Voilà quatre jours que j'explorais ce temple. L'art de l'exploration est plus complexe qu'il n'y paraît soit dit en passant. Fallait il que je commence par une exploration général du lieu au risque de passer à côté des détails ou bien que je prenne tout le temps et les précautions qu'il fallait à une archéologue pour ne rien rater ? Je souhaitais naturellement tout voir mais Saen pouvait m'appeler à tout moment. Alors j'optais pour un compromis en explorant soigneusement le couloir ou se trouvait ma cellule, inspectant chaque porte.

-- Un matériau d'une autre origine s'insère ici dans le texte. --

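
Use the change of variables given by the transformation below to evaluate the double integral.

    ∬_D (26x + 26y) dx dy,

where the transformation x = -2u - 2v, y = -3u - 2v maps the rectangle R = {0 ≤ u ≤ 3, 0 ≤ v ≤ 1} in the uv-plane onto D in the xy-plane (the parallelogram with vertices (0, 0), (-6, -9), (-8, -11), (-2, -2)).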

Ainsi je passais la première journée à explorer mon couloir et ses alentours. Le second jour fut consacré à une exploration aussi complète que possible du temple. C'est ce jour là que mes écailles purent de nouveau à loisir absorber les rayons du soleil mais je ne me permis pas tout de suite d'en profiter : j'étais tombé dessus par hasard. Cette exploration me prit deux jours... A l'aube du quatrième jour je décidais d'explorer l'extérieur du temple. Une scène amusante se produisit ce matin là : j’apparus à l'entrée du temple d'un pas décidé et ouvris mes ailes du plus grand que je pu en exposant le plus de surface de mon corps possible au soleil. Je n'accordais pas une seule once d'attention à la petite assemblée qui s'était figé de stupeur à quelques mètres de là : trois hommes, montré sur d'étranges autruches, se trouvaient là et m'observait. Je pris mon envol et commençais par m'accorder le plaisir de jouer avec les vents durant quelques secondes puis je repris mon étude, observant l'architecture du bâtiment.
On peu très clairement affirmer que je ne vis pas le temps passer : je suis incapable de dire quand ce produisis l'appel poli de Saen. La magie du pacte m'emporta à ses côtés. Il se trouvait devant un large sentier montagneux. Je lui rendis ses salutations. Il déposa devant moi deux documents : une carte et des notes. Immédiatement intéressée, je m'avançais prêt de lui, me couchais en sphinx et observais la première. Bon elle ne me servait pas à grand chose pour le moment étant donné que je n'avais aucune idée d'ou nous nous trouvions. Je me tournais alors vers les notes que je survolais dans un premier temps. Je découvris qu'il s'agissait d'un félin, certainement assez massif. Mon compagnon humain m'expliqua qu'ils vivaient en groupe et qu'ils possédaient une magie assez spéciale, il n'en savait guère plus. Nous voilà bien avancé...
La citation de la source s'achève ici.